User-defined aggregate functions development-UDAF - MaxCompute

A user-defined aggregate function (UDAF) maps multiple input records to a single output value. Use UDAFs when no built-in aggregate function covers your aggregation logic. MaxCompute supports UDAFs written in Java or Python.

When to use a UDAF

Built-in functions are optimized for distributed processing and outperform UDAFs. Use a built-in function whenever one covers your use case.

Write a UDAF when your aggregation logic cannot be expressed with built-in functions — for example, custom statistical models, domain-specific scoring, or multi-field weighted aggregations.

UDAF types

Type	Language	Runtime
Java UDAF	Java	JVM
Python 2 UDAF	Python	Python 2.7
Python 3 UDAF	Python	CPython 3.7.3

For implementation details, see Java UDAFs, Python 2 UDAF, and Python 3 UDAF.

Development process

Java UDAF

The following figure shows the Java UDAF development workflow.

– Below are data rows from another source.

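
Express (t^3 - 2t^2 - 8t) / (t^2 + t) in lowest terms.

(t^2 - 2t - 8)/(t + 1)

By polynomial division,
  t^3 - 2t^2 - 8t = (t - 3)(t^2 + t) + (-5t)
  t^2 + t = (-(1/5)t - 1/5)(-5t) + (0)
Last nonzero remainder: -5t. Dividing through by -5 gives the monic gcd t.
Cancel t from numerator and denominator to get the reduced form.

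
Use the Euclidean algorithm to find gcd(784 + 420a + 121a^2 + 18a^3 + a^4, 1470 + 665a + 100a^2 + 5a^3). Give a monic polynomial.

Apply the Euclidean algorithm:
  a^4 + 18a^3 + 121a^2 + 420a + 784 = ((1/5)a - 2/5)(5a^3 + 100a^2 + 665a + 1470) + (28a^2 + 392a + 1372)
  5a^3 + 100a^2 + 665a + 1470 = ((5/28)a + 15/14)(28a^2 + 392a + 1372) + (0)
Last nonzero remainder: 28a^2 + 392a + 1372. Dividing through by 28 gives the monic gcd a^2 + 14a + 49.

49 + 14a + a^2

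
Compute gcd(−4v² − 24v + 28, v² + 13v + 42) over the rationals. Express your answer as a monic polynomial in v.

v + 7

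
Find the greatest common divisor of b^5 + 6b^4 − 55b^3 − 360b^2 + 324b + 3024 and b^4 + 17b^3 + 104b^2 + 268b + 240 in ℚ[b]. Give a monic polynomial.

By polynomial division,
  b^5 + 6b^4 − 55b^3 − 360b^2 + 324b + 3024 = (b − 11)(b^4 + 17b^3 + 104b^2 + 268b + 240) + (28b^3 + 516b^2 + 3032b + 5664)
  b^4 + 17b^3 + 104b^2 + 268b + 240 = ((1/28)b − 5/98)(28b^3 + 516b^2 + 3032b + 5664) + ((1080/49)b^2 + (10800/49)b + 25920/49)
  28b^3 + 516b^2 + 3032b + 5664 = ((343/270)b + 2891/270)((1080/49)b^2 + (10800/49)b + 25920/49) + (0)
Last nonzero remainder: (1080/49)b^2 + (10800/49)b + 25920/49. Dividing through by 1080/49 gives the monic gcd b^2 + 10b + 24.

b^2 + 10b + 24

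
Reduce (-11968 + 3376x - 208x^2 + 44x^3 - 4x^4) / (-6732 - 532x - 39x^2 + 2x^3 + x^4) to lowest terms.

Euclidean algorithm in ℚ[x]:
  -4x^4 + 44x^3 - 208x^2 + 3376x - 11968 = (-4)(x^4 + 2x^3 - 39x^2 - 532x - 6732) + (52x^3 - 364x^2 + 1248x - 38896)
  x^4 + 2x^3 - 39x^2 - 532x - 6732 = ((1/52)x + 9/52)(52x^3 - 364x^2 + 1248x - 38896) + (0)
Last nonzero remainder: 52x^3 - 364x^2 + 1248x - 38896. Dividing through by 52 gives the monic gcd x^3 - 7x^2 + 24x - 748.
Cancel x^3 - 7x^2 + 24x - 748 from numerator and denominator to get the reduced form.

(16 - 4x)/(9 + x)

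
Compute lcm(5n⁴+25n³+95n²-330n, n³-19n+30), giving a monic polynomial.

n⁶+7n⁵+14n⁴-103n³-417n²+990n

Repeated division with remainder:
  5n⁴+25n³+95n²-330n = (5n+25)(n³-19n+30) + (190n²-5n-750)
  n³-19n+30 = ((1/190)n+1/7220)(190n²-5n-750) + (-(21735/1444)n+21735/722)
  190n²-5n-750 = (-(54872/4347)n-36100/1449)(-(21735/1444)n+21735/722) + (0)
Last nonzero remainder: -(21735/1444)n+21735/722. Dividing through by -21735/1444 gives the monic gcd n-2.
Then lcm(f, g) = f·g / gcd(f, g); expanding and making the result monic gives the answer.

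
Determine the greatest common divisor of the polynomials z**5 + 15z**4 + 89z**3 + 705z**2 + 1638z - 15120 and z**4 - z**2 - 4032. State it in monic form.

z**3 + 8z**2 + 63z + 504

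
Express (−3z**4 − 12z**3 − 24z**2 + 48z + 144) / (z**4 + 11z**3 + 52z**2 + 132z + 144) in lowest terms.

(−3z**2 + 12)/(z**2 + 7z + 12)

By polynomial division,
  −3z**4 − 12z**3 − 24z**2 + 48z + 144 = (−3)(z**4 + 11z**3 + 52z**2 + 132z + 144) + (21z**3 + 132z**2 + 444z + 576)
  z**4 + 11z**3 + 52z**2 + 132z + 144 = ((1/21)z + 11/49)(21z**3 + 132z**2 + 444z + 576) + ((60/49)z**2 + (240/49)z + 720/49)
  21z**3 + 132z**2 + 444z + 576 = ((343/20)z + 196/5)((60/49)z**2 + (240/49)z + 720/49) + (0)
Last nonzero remainder: (60/49)z**2 + (240/49)z + 720/49. Dividing through by 60/49 gives the monic gcd z**2 + 4z + 12.
Cancel z**2 + 4z + 12 from numerator and denominator to get the reduced form.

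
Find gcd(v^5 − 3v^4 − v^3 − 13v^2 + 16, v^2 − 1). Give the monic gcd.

Apply the Euclidean algorithm:
  v^5 − 3v^4 − v^3 − 13v^2 + 16 = (v^3 − 3v^2 − 16)(v^2 − 1) + (0)
The last nonzero remainder v^2 − 1 is already monic.

v^2 − 1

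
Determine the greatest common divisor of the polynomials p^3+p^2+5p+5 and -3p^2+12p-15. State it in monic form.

1

Euclidean algorithm in ℚ[p]:
  p^3+p^2+5p+5 = (-(1/3)p-5/3)(-3p^2+12p-15) + (20p-20)
  -3p^2+12p-15 = (-(3/20)p+9/20)(20p-20) + (-6)
  20p-20 = (-(10/3)p+10/3)(-6) + (0)
The last nonzero remainder is the constant -6, so the polynomials are coprime and gcd = 1.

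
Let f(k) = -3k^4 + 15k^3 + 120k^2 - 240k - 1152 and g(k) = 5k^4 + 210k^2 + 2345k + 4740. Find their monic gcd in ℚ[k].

By polynomial division,
  -3k^4 + 15k^3 + 120k^2 - 240k - 1152 = (-3/5)(5k^4 + 210k^2 + 2345k + 4740) + (15k^3 + 246k^2 + 1167k + 1692)
  5k^4 + 210k^2 + 2345k + 4740 = ((1/3)k - 82/15)(15k^3 + 246k^2 + 1167k + 1692) + ((5829/5)k^2 + (40803/5)k + 69948/5)
  15k^3 + 246k^2 + 1167k + 1692 = ((25/1943)k + 235/1943)((5829/5)k^2 + (40803/5)k + 69948/5) + (0)
Last nonzero remainder: (5829/5)k^2 + (40803/5)k + 69948/5. Dividing through by 5829/5 gives the monic gcd k^2 + 7k + 12.

k^2 + 7k + 12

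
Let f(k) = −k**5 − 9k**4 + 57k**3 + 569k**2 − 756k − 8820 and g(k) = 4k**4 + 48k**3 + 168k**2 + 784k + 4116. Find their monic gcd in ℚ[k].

k**2 + 14k + 49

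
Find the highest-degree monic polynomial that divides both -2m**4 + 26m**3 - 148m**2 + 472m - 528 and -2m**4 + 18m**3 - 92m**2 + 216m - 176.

m**3 - 7m**2 + 32m - 44

Repeated division with remainder:
  -2m**4 + 26m**3 - 148m**2 + 472m - 528 = (-2m**4 + 18m**3 - 92m**2 + 216m - 176) + (8m**3 - 56m**2 + 256m - 352)
  -2m**4 + 18m**3 - 92m**2 + 216m - 176 = (-(1/4)m + 1/2)(8m**3 - 56m**2 + 256m - 352) + (0)
Last nonzero remainder: 8m**3 - 56m**2 + 256m - 352. Dividing through by 8 gives the monic gcd m**3 - 7m**2 + 32m - 44.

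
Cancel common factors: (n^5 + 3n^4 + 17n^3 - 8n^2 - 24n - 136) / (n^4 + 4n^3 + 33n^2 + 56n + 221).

(n^3 - 8)/(n^2 + n + 13)

By polynomial division,
  n^5 + 3n^4 + 17n^3 - 8n^2 - 24n - 136 = (n - 1)(n^4 + 4n^3 + 33n^2 + 56n + 221) + (-12n^3 - 31n^2 - 189n + 85)
  n^4 + 4n^3 + 33n^2 + 56n + 221 = (-(1/12)n - 17/144)(-12n^3 - 31n^2 - 189n + 85) + ((1957/144)n^2 + (1957/48)n + 33269/144)
  -12n^3 - 31n^2 - 189n + 85 = (-(1728/1957)n + 720/1957)((1957/144)n^2 + (1957/48)n + 33269/144) + (0)
Last nonzero remainder: (1957/144)n^2 + (1957/48)n + 33269/144. Dividing through by 1957/144 gives the monic gcd n^2 + 3n + 17.
Cancel n^2 + 3n + 17 from numerator and denominator to get the reduced form.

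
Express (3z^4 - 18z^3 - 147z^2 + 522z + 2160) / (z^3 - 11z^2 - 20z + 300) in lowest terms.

(3z^2 - 15z - 72)/(z - 10)

Euclidean algorithm in ℚ[z]:
  3z^4 - 18z^3 - 147z^2 + 522z + 2160 = (3z + 15)(z^3 - 11z^2 - 20z + 300) + (78z^2 - 78z - 2340)
  z^3 - 11z^2 - 20z + 300 = ((1/78)z - 5/39)(78z^2 - 78z - 2340) + (0)
Last nonzero remainder: 78z^2 - 78z - 2340. Dividing through by 78 gives the monic gcd z^2 - z - 30.
Cancel z^2 - z - 30 from numerator and denominator to get the reduced form.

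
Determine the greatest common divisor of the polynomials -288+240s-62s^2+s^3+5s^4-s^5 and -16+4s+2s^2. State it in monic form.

-8+2s+s^2

Euclidean algorithm in ℚ[s]:
  -s^5+5s^4+s^3-62s^2+240s-288 = (-(1/2)s^3+(7/2)s^2-(21/2)s+18)(2s^2+4s-16) + (0)
Last nonzero remainder: 2s^2+4s-16. Dividing through by 2 gives the monic gcd s^2+2s-8.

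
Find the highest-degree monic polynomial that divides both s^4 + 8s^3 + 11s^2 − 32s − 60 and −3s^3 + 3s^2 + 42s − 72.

s − 2

Euclidean algorithm in ℚ[s]:
  s^4 + 8s^3 + 11s^2 − 32s − 60 = (−(1/3)s − 3)(−3s^3 + 3s^2 + 42s − 72) + (34s^2 + 70s − 276)
  −3s^3 + 3s^2 + 42s − 72 = (−(3/34)s + 78/289)(34s^2 + 70s − 276) + (−(360/289)s + 720/289)
  34s^2 + 70s − 276 = (−(4913/180)s − 6647/60)(−(360/289)s + 720/289) + (0)
Last nonzero remainder: −(360/289)s + 720/289. Dividing through by −360/289 gives the monic gcd s − 2.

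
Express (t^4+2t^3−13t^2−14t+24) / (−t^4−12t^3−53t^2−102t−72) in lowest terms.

(−t^2+4t−3)/(t^2+6t+9)

By polynomial division,
  t^4+2t^3−13t^2−14t+24 = (−1)(−t^4−12t^3−53t^2−102t−72) + (−10t^3−66t^2−116t−48)
  −t^4−12t^3−53t^2−102t−72 = ((1/10)t+27/50)(−10t^3−66t^2−116t−48) + (−(144/25)t^2−(864/25)t−1152/25)
  −10t^3−66t^2−116t−48 = ((125/72)t+25/24)(−(144/25)t^2−(864/25)t−1152/25) + (0)
Last nonzero remainder: −(144/25)t^2−(864/25)t−1152/25. Dividing through by −144/25 gives the monic gcd t^2+6t+8.
Cancel t^2+6t+8 from numerator and denominator to get the reduced form.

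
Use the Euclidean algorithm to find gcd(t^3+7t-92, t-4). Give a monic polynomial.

Euclidean algorithm in ℚ[t]:
  t^3+7t-92 = (t^2+4t+23)(t-4) + (0)
The last nonzero remainder t-4 is already monic.

t-4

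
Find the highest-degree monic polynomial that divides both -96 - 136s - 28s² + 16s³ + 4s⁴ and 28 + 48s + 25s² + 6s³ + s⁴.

2 + 3s + s²

Euclidean algorithm in ℚ[s]:
  4s⁴ + 16s³ - 28s² - 136s - 96 = (4)(s⁴ + 6s³ + 25s² + 48s + 28) + (-8s³ - 128s² - 328s - 208)
  s⁴ + 6s³ + 25s² + 48s + 28 = (-(1/8)s + 5/4)(-8s³ - 128s² - 328s - 208) + (144s² + 432s + 288)
  -8s³ - 128s² - 328s - 208 = (-(1/18)s - 13/18)(144s² + 432s + 288) + (0)
Last nonzero remainder: 144s² + 432s + 288. Dividing through by 144 gives the monic gcd s² + 3s + 2.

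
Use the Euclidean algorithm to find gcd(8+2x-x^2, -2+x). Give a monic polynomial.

Apply the Euclidean algorithm:
  -x^2+2x+8 = (-x)(x-2) + (8)
  x-2 = ((1/8)x-1/4)(8) + (0)
The last nonzero remainder is the constant 8, so the polynomials are coprime and gcd = 1.

1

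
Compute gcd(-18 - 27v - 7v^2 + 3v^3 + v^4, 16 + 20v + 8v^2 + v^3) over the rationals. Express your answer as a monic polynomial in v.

2 + v

Euclidean algorithm in ℚ[v]:
  v^4 + 3v^3 - 7v^2 - 27v - 18 = (v - 5)(v^3 + 8v^2 + 20v + 16) + (13v^2 + 57v + 62)
  v^3 + 8v^2 + 20v + 16 = ((1/13)v + 47/169)(13v^2 + 57v + 62) + (-(105/169)v - 210/169)
  13v^2 + 57v + 62 = (-(2197/105)v - 5239/105)(-(105/169)v - 210/169) + (0)
Last nonzero remainder: -(105/169)v - 210/169. Dividing through by -105/169 gives the monic gcd v + 2.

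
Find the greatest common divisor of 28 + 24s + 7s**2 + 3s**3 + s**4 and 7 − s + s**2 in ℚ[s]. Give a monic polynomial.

Euclidean algorithm in ℚ[s]:
  s**4 + 3s**3 + 7s**2 + 24s + 28 = (s**2 + 4s + 4)(s**2 − s + 7) + (0)
The last nonzero remainder s**2 − s + 7 is already monic.

7 − s + s**2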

Step	Required	Description	Platform	References
1	No	Add the `odps-sdk-udf` SDK dependency to your POM file. Example: `<dependency><groupId>com.aliyun.odps</groupId><artifactId>odps-sdk-udf</artifactId><version>0.29.10-public</version></dependency>`. Search for the latest version on Maven repositories.	IntelliJ IDEA (Maven)	—
2	Yes	Write the UDAF.	IntelliJ IDEA (Maven) and MaxCompute Studio	Develop a UDF in Java
3	Yes	Debug the UDAF on your local machine or with unit tests.	—	—
4	Yes	Package the code into a JAR file.	—	—
5	Yes	Upload the JAR file as a resource to your MaxCompute project.	MaxCompute client (odpscmd), MaxCompute Studio, DataWorks	MaxCompute client: Add resources, Create a UDF; MaxCompute Studio: Package a Java program, upload the package, and create a MaxCompute UDF; DataWorks: Create and use MaxCompute resources, Create and use a MaxCompute function
6	Yes	Create a UDF based on the uploaded JAR file.	—	—
7	No	Call the UDAF in a query.	—	—

Python UDAF

The following figure shows the Python UDAF development workflow.

Step	Required	Description	Platform	References
1	Yes	Write the UDAF.	MaxCompute Studio	Develop a Python UDF
2	Yes	Debug the UDAF on your local machine or with unit tests.	—	—
3	Yes	Upload Python files and any required resources (file resources, table resources, third-party packages) to your MaxCompute project.	MaxCompute client (odpscmd), MaxCompute Studio, DataWorks	MaxCompute client: Add resources, Create a UDF; MaxCompute Studio: Upload a Python program and create a MaxCompute UDF; DataWorks: Use resources to register functions
4	Yes	Create a UDF based on the uploaded Python files or required resources.	—	—
5	No	Call the UDAF in a query.	—	—

Limits

UDAFs cannot access the Internet. To enable Internet access, submit a network connection application. After approval, the MaxCompute technical support team will help you set up the connection. For details, see Network connection process.

Usage notes

Performance: Built-in functions outperform UDAFs. Use a built-in function whenever one covers your use case.
Memory: If a SQL statement using a UDAF exceeds the default memory allocation due to large data volumes or data skew, run the following command at the session level to increase the limit:
```
set odps.sql.udf.joiner.jvm.memory=xxxx;
```
For more information, see FAQ about MaxCompute UDFs.
Name collision: If a UDAF shares a name with a built-in function, MaxCompute calls the UDAF. To call the built-in function instead, prefix it with ::, for example: select ::concat('ab', 'c');

Call a UDAF

Within the same project: Call the UDAF the same way you call a built-in function.

Across projects: Use the project name as a prefix. The following example calls udf_in_other_project from project B inside project A:

select B:udf_in_other_project(arg0, arg1) as res from table_t;

For cross-project resource sharing setup, see Cross-project resource access based on packages.